If a linear potential ramp is imposed across a test resistor the measured current should also be a linear ramp. The purpose of the calibration procedure described here is to determine the slope and intercept of this ramp for each current range of the instrument. After following this procedure you will generate two files, Vcal.doc and Ical.doc so that the instrument will perform correctly. Once this is done, calibration only needs to be carried out occasionally.

Accurately measure the resistance of 3 test resistors with a multimeter. Nominal values of 3.9k, 39k and 390k are recommended for this calibration procedure.

To calibrate the potentiostat connect a test resistor between the potentiostat’s working and reference electrode leads and connect the counter electrode lead to the reference lead.

The calibration vi is called Potentiostat_Calibration. This vi performs a linear scan from an initial potential (StartV) to a final potential (EndV) with a step height of StepH mV. Each current range should be separately calibrated – the full scale current (FS Current) is set in the dialog box.


The first step in the calibration procedure is to establish the potential limits of the potentiostat.
1) Enter a value of zero in the DAC_Set textbox and run the vi.
2) Using a multimeter, measure the potential difference between W and (R,C). Enter this value into the Vmin field.
3) Enter a value of 65535 in the DAC_Set textbox and run the vi.
4) Using a multimeter, measure the potential difference between W and (R,C). Enter this value into the Vmax field.
5) Enter the resistance value of the test resistor into the Resistor field.
6) Set StartV to -1.000 V, StepH to 1 mV and EndV to +1.000 V.
7) Set the desired full scale current and run the vi.

A potential scan will be performed and a straight line plot should appear.
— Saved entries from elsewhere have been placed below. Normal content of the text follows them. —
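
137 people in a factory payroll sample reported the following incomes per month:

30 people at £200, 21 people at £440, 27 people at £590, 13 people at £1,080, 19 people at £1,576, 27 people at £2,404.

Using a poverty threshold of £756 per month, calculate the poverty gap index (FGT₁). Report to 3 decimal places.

Below z: 30×£200, 21×£440, 27×£590 (q = 78 of N = 137).
Normalized shortfalls: (756−200)/756 = 0.7354 (×30); (756−440)/756 = 0.4180 (×21); (756−590)/756 = 0.2196 (×27).
Σ = 36.769841. Dividing by the full population N = 137 gives P₁ = 0.268.

0.268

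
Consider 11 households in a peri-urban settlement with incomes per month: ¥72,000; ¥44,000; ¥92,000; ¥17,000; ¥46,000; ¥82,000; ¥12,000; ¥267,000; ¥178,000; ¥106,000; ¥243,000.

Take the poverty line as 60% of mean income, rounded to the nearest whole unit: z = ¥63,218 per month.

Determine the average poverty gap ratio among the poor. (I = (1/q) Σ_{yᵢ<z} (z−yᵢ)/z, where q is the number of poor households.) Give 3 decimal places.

Below z: ¥12,000, ¥17,000, ¥44,000, ¥46,000 (q = 4 of N = 11).
Relative gaps: 0.8102, 0.7311, 0.3040, 0.2724; sum = 2.117625.
I averages over the q = 4 poor units only: 2.117625 / 4 = 0.529.

0.529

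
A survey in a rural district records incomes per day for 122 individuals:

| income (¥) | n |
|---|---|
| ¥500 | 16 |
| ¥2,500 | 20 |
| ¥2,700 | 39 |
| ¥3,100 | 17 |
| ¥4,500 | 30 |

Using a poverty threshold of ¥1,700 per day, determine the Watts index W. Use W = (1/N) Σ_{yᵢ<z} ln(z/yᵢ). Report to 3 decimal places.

0.160

Incomes under z: 16×¥500 (q = 16 of N = 122).
Log shortfalls: ln(1700/500) = 1.2238 (×16).
W = 19.580407 / 122 = 0.160.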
Superimposed on this plot will be a linear regression line. The slope, intercept and ADU’s/μA (ADU – analog-to-digital “units”) will be displayed in their respective fields.
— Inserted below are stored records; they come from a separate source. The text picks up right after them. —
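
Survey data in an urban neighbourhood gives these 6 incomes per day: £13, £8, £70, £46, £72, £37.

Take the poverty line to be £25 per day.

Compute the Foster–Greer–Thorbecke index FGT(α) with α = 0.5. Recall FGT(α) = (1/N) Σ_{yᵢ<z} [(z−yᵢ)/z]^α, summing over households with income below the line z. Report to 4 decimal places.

Below the line: £8, £13 (q = 2 of N = 6).
Shortfall ratios: (25−8)/25 = 0.6800; (25−13)/25 = 0.4800.
Raised to α = 0.5: 0.82462; 0.69282.
Sum = 1.517441; FGT(0.5) = 1.517441 / 6 = 0.2529.

0.2529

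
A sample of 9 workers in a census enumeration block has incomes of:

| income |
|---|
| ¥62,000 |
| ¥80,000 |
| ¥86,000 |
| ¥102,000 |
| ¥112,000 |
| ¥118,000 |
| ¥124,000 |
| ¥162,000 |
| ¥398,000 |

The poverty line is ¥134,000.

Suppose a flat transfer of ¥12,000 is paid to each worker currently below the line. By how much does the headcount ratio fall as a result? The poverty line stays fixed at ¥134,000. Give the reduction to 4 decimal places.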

(The #pts, #Bytes and RunTime fields are provided for information only – the number of points is the number of points in the scan, the number of bytes should be twice the previous value and Run Time is the total time in seconds for the scan and the subsequent data upload).

Check that the data is a good straight line. Check for saturation at either end of the scan – if the line has flat regions at both ends the current amplifier has become saturated, meaning that the resistor value is too small for the selected full scale current.

If necessary increase the value of the resistor. Too large a resistor value on a particular full scale current will result in a noisy calibration curve. When you are satisfied with the current vs voltage data record the values of the fit parameters.

8) Repeat steps 5-7 above for all current ranges, and enter the data into an Excel spreadsheet.
9) Enter the data collected in the above procedure into the two files : Ical.doc has the intercept and slope (ADU’s/μA) tab delimited, one pair per line. Vcal.doc has the minimum potential and the maximum potential entered as two separate lines.
10) These files need to be placed in the LabVIEW root directory for correct operation. The potentiostat vi requires the information to correctly set potential and measure currents in an electrochemical experiment.

Sample Calibration Results

Sample calibration data for a potentiostat after following the method outlined above.

Prior to using the potentiostat, data from the calibration needs to be stored in two files : Vcal.doc and Ical.doc. This data is used to set voltages and measure currents via the on-board DAC and ADC.